Ministry of Antiquities
Aswan witnessed a series of archaeological discoveries carried out by several joint Egyptian-Foreign missions in different archaeological sites.
Dr. Mostafa Waziri, Secretary-General of the Supreme Council of Antiquities announced.
He explains that the Swedish-Egyptian mission working at Gebal el-Silsila area succeed to uncover 4 intact burials for children, while the Austrian mission at the archaeological hill in Kom Ombo town uncovered part of a First Intermediate Period cemetery and the Egyptian-Swiss mission in Aswan has discovered an incomplete statue dating back to the Greco-Roman era.
Dr.Ayman Ashmawy, Head of the Ancient Egyptian Antiquities Sector at the Ministry of Antiquities explains that the 4 burials discovered in Gebel el-Silsila are dating back to the 18th dynasty and it consists of a rock-hewn burial for a child between two and three years old and his mummy still retains its linen wrapping and is surrounded by some organic material from the remains of a wooden coffin.
The Secound burial is for a child aged between six and nine years old founded inside a wooden coffin, while the third burial is of a child between the ages of five and eight years both of which contain many funerary furniture, including amulets and a set of pottery.
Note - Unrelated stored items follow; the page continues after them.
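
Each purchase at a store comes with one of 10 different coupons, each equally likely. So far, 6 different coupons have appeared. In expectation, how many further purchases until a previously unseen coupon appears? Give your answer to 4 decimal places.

Each purchase yields a new coupon with probability (10-6)/10 = 4/10, so the wait is geometric with mean 10/4.
E = 10/4 = 2.50000.

2.5000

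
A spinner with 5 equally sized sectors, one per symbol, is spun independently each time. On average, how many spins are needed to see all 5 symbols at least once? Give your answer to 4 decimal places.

Split into phases: going from k distinct to k+1 distinct takes on average 5/(5-k) spins.
E[T] = 5/5 + 5/4 + 5/3 + 5/2 + 5/1 = 5·H_{5}.
H_{5} = 2.28333, so E[T] = 11.41667.

11.4167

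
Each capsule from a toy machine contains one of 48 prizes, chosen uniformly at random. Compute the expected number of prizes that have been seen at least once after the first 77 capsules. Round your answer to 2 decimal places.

For each prize, P(seen in 77 capsules) = 1 - (47/48)^77 = 0.802.
By linearity of expectation, E[distinct seen] = 48·(1 - (47/48)^77) = 38.511.

38.51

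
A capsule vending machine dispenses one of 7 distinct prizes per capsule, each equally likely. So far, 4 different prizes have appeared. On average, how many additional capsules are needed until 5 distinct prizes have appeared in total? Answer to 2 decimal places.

2.33

The wait to go from k to k+1 distinct prizes is geometric with mean 7/(7-k).
Only the k = 4 term is needed: E = 7/3 = 2.333.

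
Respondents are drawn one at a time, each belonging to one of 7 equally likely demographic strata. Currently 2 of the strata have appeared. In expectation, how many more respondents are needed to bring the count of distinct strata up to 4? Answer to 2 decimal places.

3.15

From k distinct to k+1 distinct takes on average 7/(7-k) respondents.
Sum over k = 2,...,3: E = 7/5 + 7/4 = 3.150.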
The fourth burial is for a child between the ages of five and eight years too, and it is not clear exactly the cause of his death.
Dr. Maria Nilsson Head of the Swedish mission said that the mission succeed during the previous excavation works to uncover many burials but the new discovery Is shedding more light on known the burial customs used in the Thutmosid period as well as the social, economic and religious life of people during this period.
She continues that the mission will conduct more studies and researches on those burials.
The Egyptian-Austrian archaeological mission in Kom Ombo, led by Dr. Irene Foster uncovered a part of a cemetery from the First Intermediate Period, with a number of cemeteries and mud-brick tombs founded inside it numerous of pottery vessels and grave goods.
Dr. Foster explains that that the preliminary study reveals that it is mostly built on top of earlier tombs.
She continues that below the cemetery the mission uncovered remains of an Old Kingdom town with a ceiling impression of king Sahure (5th Dynasty).
Abdel Moneim Saeed General Director of Aswan and Nubia Antiquities said that the Egyptian-Swiss mission working on the ancient city of Aswan, headed by Wolfgang Muller unearthed an incomplete statue of a headless woman and her feet and right hand are missing. It is carved in limestone and measures 14x9 in width and the thickness of the top 3 cm and the bottom 7 cm.
Preliminary study on the statue reveals that it belongs to a lady and the dress she wears is similar to that of the Greek goddess “Artemis” God of hunting and wildness and the god of procreation, virginity and fertility combined with the goddess Isis and Bastet. The statue has been moved to the museum stores in Aswan Antiquities site.